Rowan Elqishawi, an 18-year-old Muslim woman who attended the event said her decision to cover her head in public has led to “indifference and stares.”

“It’s shattered my soul,” she said, “but strengthen my resolve. Being a Muslim woman is a bit more challenging in society than it is for men… When you see people oppressed on a daily basis, I can’t just sit there. So I try to change people’s perception and misconceived notions about Muslims.”

Hadeed’s comments at this week’s event are not the first time she has claimed Muslims in Alabama are the targets of Islamophobia.

Earlier this year she demanded an apology from Alabama Congressman Mo Brooks (R-AL5), who said Muslims want to “kill every homosexual in the United States.”
“There are provisions in the Koran…that if you follow them it instructs Muslims to kill certain types of people and homosexuals are right up there at the top,” Brooks said. “It’s pretty clear that Islamic doctrine says you are to kill homosexuals where you find them.”

Brooks’ comments came in the wake of the Orlando terrorist attack in which dozens of gay nightclub goers were slaughtered by a man who pledged allegiance to the so called Islamic State.

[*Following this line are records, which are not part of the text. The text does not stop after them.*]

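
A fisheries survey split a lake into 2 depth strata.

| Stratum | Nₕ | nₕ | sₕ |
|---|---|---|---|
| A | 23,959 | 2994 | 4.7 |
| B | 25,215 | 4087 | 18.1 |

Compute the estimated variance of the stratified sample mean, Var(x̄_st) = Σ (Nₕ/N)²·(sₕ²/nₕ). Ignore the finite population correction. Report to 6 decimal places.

N = 49174; Wₕ = Nₕ/N.
stratum A: (23959/49174)²·4.7²/2994 = 0.001751500
stratum B: (25215/49174)²·18.1²/4087 = 0.021076543
Sum = 0.022828044 → 0.022828.

0.022828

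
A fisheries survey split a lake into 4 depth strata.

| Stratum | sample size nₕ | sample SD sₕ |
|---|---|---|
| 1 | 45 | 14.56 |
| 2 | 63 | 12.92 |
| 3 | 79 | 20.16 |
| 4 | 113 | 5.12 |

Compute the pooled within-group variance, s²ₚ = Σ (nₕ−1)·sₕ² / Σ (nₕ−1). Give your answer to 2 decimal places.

183.49

1: (45−1)·14.56² = 44·211.9936 = 9327.7184
2: (63−1)·12.92² = 62·166.9264 = 10349.4368
3: (79−1)·20.16² = 78·406.4256 = 31701.1968
4: (113−1)·5.12² = 112·26.2144 = 2936.0128
Numerator = 54314.3648; denominator = Σ(nₕ−1) = 296.
s²ₚ = 54314.3648/296 = 183.4945... → 183.49.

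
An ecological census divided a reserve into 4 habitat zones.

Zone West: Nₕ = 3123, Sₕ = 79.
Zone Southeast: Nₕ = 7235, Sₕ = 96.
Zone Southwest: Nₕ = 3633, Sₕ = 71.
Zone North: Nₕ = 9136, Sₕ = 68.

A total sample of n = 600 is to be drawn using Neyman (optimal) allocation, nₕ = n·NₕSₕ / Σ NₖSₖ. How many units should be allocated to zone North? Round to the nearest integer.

205

West: NₕSₕ = 3123·79 = 246717
Southeast: NₕSₕ = 7235·96 = 694560
Southwest: NₕSₕ = 3633·71 = 257943
North: NₕSₕ = 9136·68 = 621248
Σ NₕSₕ = 1820468.
n_North = 600·621248/1820468 = 204.754... → 205.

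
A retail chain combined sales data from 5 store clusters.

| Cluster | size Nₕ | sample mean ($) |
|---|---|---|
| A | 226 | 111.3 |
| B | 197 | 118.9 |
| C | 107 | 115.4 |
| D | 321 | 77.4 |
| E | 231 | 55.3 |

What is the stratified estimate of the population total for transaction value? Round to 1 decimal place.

98544.6

A: 226·111.3 = 25153.8
B: 197·118.9 = 23423.3
C: 107·115.4 = 12347.8
D: 321·77.4 = 24845.4
E: 231·55.3 = 12774.3
τ̂ = Σ Nₕx̄ₕ = 98544.6.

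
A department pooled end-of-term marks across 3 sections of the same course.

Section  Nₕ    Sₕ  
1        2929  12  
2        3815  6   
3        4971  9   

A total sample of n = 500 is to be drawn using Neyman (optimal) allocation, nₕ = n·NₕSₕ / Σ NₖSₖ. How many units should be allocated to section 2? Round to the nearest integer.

111

1: NₕSₕ = 2929·12 = 35148
2: NₕSₕ = 3815·6 = 22890
3: NₕSₕ = 4971·9 = 44739
Σ NₕSₕ = 102777.
n_2 = 500·22890/102777 = 111.358... → 111.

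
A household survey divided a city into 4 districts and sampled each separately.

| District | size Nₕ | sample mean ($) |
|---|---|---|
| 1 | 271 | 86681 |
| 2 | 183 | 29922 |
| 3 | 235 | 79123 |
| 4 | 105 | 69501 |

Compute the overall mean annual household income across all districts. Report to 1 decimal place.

69090.4

x̄_st = (Σ Nₕx̄ₕ) / (Σ Nₕ) = (271·86681 + 183·29922 + 235·79123 + 105·69501) / 794
= 54857787 / 794 = 69090.412... → 69090.4.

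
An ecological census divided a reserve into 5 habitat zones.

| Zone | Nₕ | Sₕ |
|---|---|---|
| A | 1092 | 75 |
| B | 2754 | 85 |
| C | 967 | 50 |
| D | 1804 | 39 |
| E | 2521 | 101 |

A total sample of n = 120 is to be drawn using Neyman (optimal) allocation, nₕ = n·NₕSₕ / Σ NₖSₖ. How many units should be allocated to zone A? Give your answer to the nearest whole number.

14

A: NₕSₕ = 1092·75 = 81900
B: NₕSₕ = 2754·85 = 234090
C: NₕSₕ = 967·50 = 48350
D: NₕSₕ = 1804·39 = 70356
E: NₕSₕ = 2521·101 = 254621
Σ NₕSₕ = 689317.
n_A = 120·81900/689317 = 14.258... → 14.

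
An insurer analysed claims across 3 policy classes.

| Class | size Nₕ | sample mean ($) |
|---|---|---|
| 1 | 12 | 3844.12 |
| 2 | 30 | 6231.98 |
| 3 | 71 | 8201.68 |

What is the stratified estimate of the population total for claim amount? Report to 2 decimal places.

815408.12

Population total = Σ Nₕ·x̄ₕ (each stratum's size times its mean).
12·3844.12 + 30·6231.98 + 71·8201.68 = 46129.44 + 186959.4 + 582319.28 = 815408.12.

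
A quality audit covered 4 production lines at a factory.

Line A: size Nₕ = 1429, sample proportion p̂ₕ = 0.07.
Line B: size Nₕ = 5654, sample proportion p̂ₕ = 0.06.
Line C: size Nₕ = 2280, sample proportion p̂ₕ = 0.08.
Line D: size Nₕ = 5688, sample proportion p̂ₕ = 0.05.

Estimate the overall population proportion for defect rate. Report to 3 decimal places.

N = 1429 + 5654 + 2280 + 5688 = 15051.
Overall proportion = Σ (Nₕ/N)·p̂ₕ.
Σ Nₕp̂ₕ = 100.03 + 339.24 + 182.4 + 284.4 = 906.07.
906.07 / 15051 = 0.06020... → 0.060.

0.060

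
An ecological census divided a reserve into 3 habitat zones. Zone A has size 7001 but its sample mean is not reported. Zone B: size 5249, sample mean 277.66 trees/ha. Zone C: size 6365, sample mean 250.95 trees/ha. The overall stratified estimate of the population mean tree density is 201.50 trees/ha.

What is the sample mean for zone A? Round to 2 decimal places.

N = 7001 + 5249 + 6365 = 18615.
Overall total = μ·N = 201.50·18615 = 3750922.5.
Subtract the known strata: 5249·277.66 + 6365·250.95 = 3054734.09.
Remaining total for zone A: 3750922.5 − 3054734.09 = 696188.41.
Divide by its size: 696188.41 / 7001 = 99.4413... → 99.44.

99.44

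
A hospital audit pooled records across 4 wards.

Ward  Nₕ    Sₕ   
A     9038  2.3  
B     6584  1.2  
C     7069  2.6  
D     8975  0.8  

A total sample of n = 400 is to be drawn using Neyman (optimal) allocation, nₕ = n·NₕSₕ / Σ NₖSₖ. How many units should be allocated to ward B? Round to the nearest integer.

Σ NₕSₕ = 9038·2.3 + 6584·1.2 + 7069·2.6 + 8975·0.8 = 54247.6.
Share for B: 7900.8/54247.6 = 0.14564.
n_B = 400 × 0.14564 = 58.257... → 58.

58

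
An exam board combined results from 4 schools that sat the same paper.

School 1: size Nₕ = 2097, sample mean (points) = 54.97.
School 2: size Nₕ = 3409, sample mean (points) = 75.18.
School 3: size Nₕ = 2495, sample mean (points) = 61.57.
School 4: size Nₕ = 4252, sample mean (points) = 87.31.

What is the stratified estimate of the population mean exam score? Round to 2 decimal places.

x̄_st = (Σ Nₕx̄ₕ) / (Σ Nₕ) = (2097·54.97 + 3409·75.18 + 2495·61.57 + 4252·87.31) / 12253
= 896419.98 / 12253 = 73.1592... → 73.16.

73.16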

Brooks said Democrats have found themselves being pulled in different directions now that Muslims are gaining numbers and political power in the United States. By pursuing their votes, Brooks said, Democrats are risking alienating the LGBT vote, another core constituency.

“On the one hand, they’re trying to appeal to the gay community,” he explained, “but on the other hand they’re trying to also appeal to the Muslim community, which, if it had its way, would kill every homosexual in the United States of America.”

Hadeed responded by slamming Brooks for promoting Islamophobia.

“Congressman Brooks’ would seek to create division between the LGBTQIA (Lesbian, Gay, Bisexual, Transgender, Queer, Intersex and Asexual) and Muslim community standing shoulder-to-shoulder as we confront together hate crimes, bigotry, marginalization and discrimination” she said.

CAIR also invited Brooks to come to a mosque for a Ramadan dinner for an “open and frank dialogue.”

“American Muslims are committed to upholding equal rights and protections for all as the law of the land as enshrined in the U.S. Constitution,” Hadeed added.

Critics of CAIR have frequently claimed the group has ties to the Palestinian terrorist organization Hamas.

An FBI chart obtained by a Freedom of Information Act request late last year appears to show the U.S. government believes CAIR could be part of a labyrinth of organizations that were created to support Hamas in the West. CAIR was also listed as an unindicted co-conspirator in the Holy Land Foundation trial, which has been called “the largest terror-financing case in American history.” CAIR denies they have terrorist ties.